I had misunderstood what my daughter meant when she said she could not read with a migraine, since I thought it related only to the pain making it too uncomfortable to read. When I had my first ocular migraine, I discovered I could not read because what I looked at on the page made no sense. Print began as squiggles, and as the episode passed, they became individual letters. Then they became individual words that I could not string together into phrases. Within an hour, having worked my way through all the intermediate steps, I found the sense effortlessly flowing from the page again. Once I was diagnosed, I also realized I had been having symptoms for years, instances of disorientation, faintness, and difficulty seeing that had disturbed me but had spontaneously disappeared.

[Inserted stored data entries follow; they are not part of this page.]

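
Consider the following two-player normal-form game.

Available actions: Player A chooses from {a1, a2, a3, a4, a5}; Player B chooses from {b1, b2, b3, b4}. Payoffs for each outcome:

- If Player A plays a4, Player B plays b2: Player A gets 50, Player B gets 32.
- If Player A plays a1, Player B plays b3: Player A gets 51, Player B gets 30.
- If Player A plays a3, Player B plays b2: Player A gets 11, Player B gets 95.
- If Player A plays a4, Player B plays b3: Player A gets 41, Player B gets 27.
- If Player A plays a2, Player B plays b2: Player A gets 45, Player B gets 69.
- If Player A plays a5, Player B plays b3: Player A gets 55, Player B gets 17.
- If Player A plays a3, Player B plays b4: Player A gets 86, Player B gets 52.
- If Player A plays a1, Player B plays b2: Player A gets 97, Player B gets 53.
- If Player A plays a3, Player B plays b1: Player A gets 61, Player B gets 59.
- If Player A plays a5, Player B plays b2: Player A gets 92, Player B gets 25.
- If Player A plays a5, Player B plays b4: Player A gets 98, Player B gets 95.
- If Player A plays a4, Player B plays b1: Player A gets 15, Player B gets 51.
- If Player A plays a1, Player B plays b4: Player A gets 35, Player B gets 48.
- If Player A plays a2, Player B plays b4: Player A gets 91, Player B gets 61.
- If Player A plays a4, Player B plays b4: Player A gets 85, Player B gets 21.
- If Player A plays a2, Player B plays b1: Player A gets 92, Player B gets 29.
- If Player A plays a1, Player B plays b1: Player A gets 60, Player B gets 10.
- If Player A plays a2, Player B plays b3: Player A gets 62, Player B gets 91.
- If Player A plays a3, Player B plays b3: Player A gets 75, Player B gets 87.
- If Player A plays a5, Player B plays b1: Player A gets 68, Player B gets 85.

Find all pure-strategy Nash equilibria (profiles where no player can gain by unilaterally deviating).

Check each profile: it is a Nash equilibrium iff no player can strictly gain by switching unilaterally.
(a1, b1): Player A can switch to a2 (60 → 92). Not NE.
(a1, b2): Player A gets 97, best alternative 92; Player B gets 53, best alternative 48. No profitable deviation — NE.
(a1, b3): Player A can switch to a2 (51 → 62). Not NE.
(a1, b4): Player A can switch to a2 (35 → 91). Not NE.
(a2, b1): Player B can switch to b2 (29 → 69). Not NE.
(a2, b2): Player A can switch to a1 (45 → 97). Not NE.
(a2, b3): Player A can switch to a3 (62 → 75). Not NE.
(a5, b4): Player A gets 98, best alternative 91; Player B gets 95, best alternative 85. No profitable deviation — NE.
(The remaining 12 profiles each have a profitable deviation by the same check.)

The pure Nash equilibria are (a1, b2) and (a5, b4).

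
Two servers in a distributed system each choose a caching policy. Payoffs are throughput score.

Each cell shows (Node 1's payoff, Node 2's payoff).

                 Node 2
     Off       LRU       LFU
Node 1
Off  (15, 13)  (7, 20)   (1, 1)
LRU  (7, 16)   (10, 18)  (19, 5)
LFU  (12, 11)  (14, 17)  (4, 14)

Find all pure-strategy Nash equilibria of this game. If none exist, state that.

The unique pure-strategy Nash equilibrium is (LFU, LRU).

(Off, Off): Node 2 can switch to LRU (13 → 20). Not NE.
(Off, LRU): Node 1 can switch to LRU (7 → 10). Not NE.
(Off, LFU): Node 1 can switch to LRU (1 → 19). Not NE.
(LRU, Off): Node 1 can switch to Off (7 → 15). Not NE.
(LRU, LRU): Node 1 can switch to LFU (10 → 14). Not NE.
(LRU, LFU): Node 2 can switch to Off (5 → 16). Not NE.
(LFU, Off): Node 1 can switch to Off (12 → 15). Not NE.
(LFU, LRU): Node 1 gets 14, best alternative 10; Node 2 gets 17, best alternative 14. No profitable deviation — NE.
(LFU, LFU): Node 1 can switch to LRU (4 → 19). Not NE.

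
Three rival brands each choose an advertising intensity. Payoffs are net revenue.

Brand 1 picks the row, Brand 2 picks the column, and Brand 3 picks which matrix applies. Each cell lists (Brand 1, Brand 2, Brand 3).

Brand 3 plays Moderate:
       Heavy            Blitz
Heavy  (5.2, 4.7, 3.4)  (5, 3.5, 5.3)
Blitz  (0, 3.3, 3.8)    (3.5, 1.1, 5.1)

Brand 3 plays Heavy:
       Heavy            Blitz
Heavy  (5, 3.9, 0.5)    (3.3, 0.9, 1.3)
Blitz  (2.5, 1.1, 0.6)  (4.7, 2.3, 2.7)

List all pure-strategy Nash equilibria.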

I am not trying to dismiss Hildegard's experience; there is no reason why her god should not use the migraine to communicate with her. Even a mild migraine attack for me has the skeleton of a transcendent experience. As with the letters, I will notice that the world around me is changing. Individual objects seem to glow from within and begin to stand out so that things don't seem to be connected with each other or at least their relationships are slipping. The bathroom disassembles itself into sink, window, toilet. The last square on the toilet paper role attached by its perforated edge hangs down and seems to tremble almost imperceptibly; its irregular stubby fringe, sometimes with a small triangle that did not rip properly, makes it clear that something is gone that was a part of the whole. My life falls apart as each perceivable thing demands center stage. The fabric of interwoven events that make up my day separate into threads, and at some point I realize I am going to die. I too am going to fall apart. Because I am alive, I cannot get out of dying. I begin to feel weird, light-headed, unsteady on my feet. I wonder how I will stay vertical all day, talk to people when they ask me questions.

My response is to do what is in front of me, moment by moment. Considering even a few links in any chain of events that could bind me would be too overwhelming. I stagger along one word at a time, and eventually, I realize connections are reemerging, and I am steady on my feet without thinking about it. My faith grows stronger; though the world is still composed of bits and pieces, the irrational faith that the pieces fit together into something begins to recover. And when I realize that has happened, I feel joy and relief. From the outside I am engaged in routine activities, but on the inside, I have been passing through an ordeal. It is not a realization of something new, but a rebirth of the sense of wonder at the constructive experience of being alive. It would not take much to turn that into a religious experience if the faith that holds life together involves a god.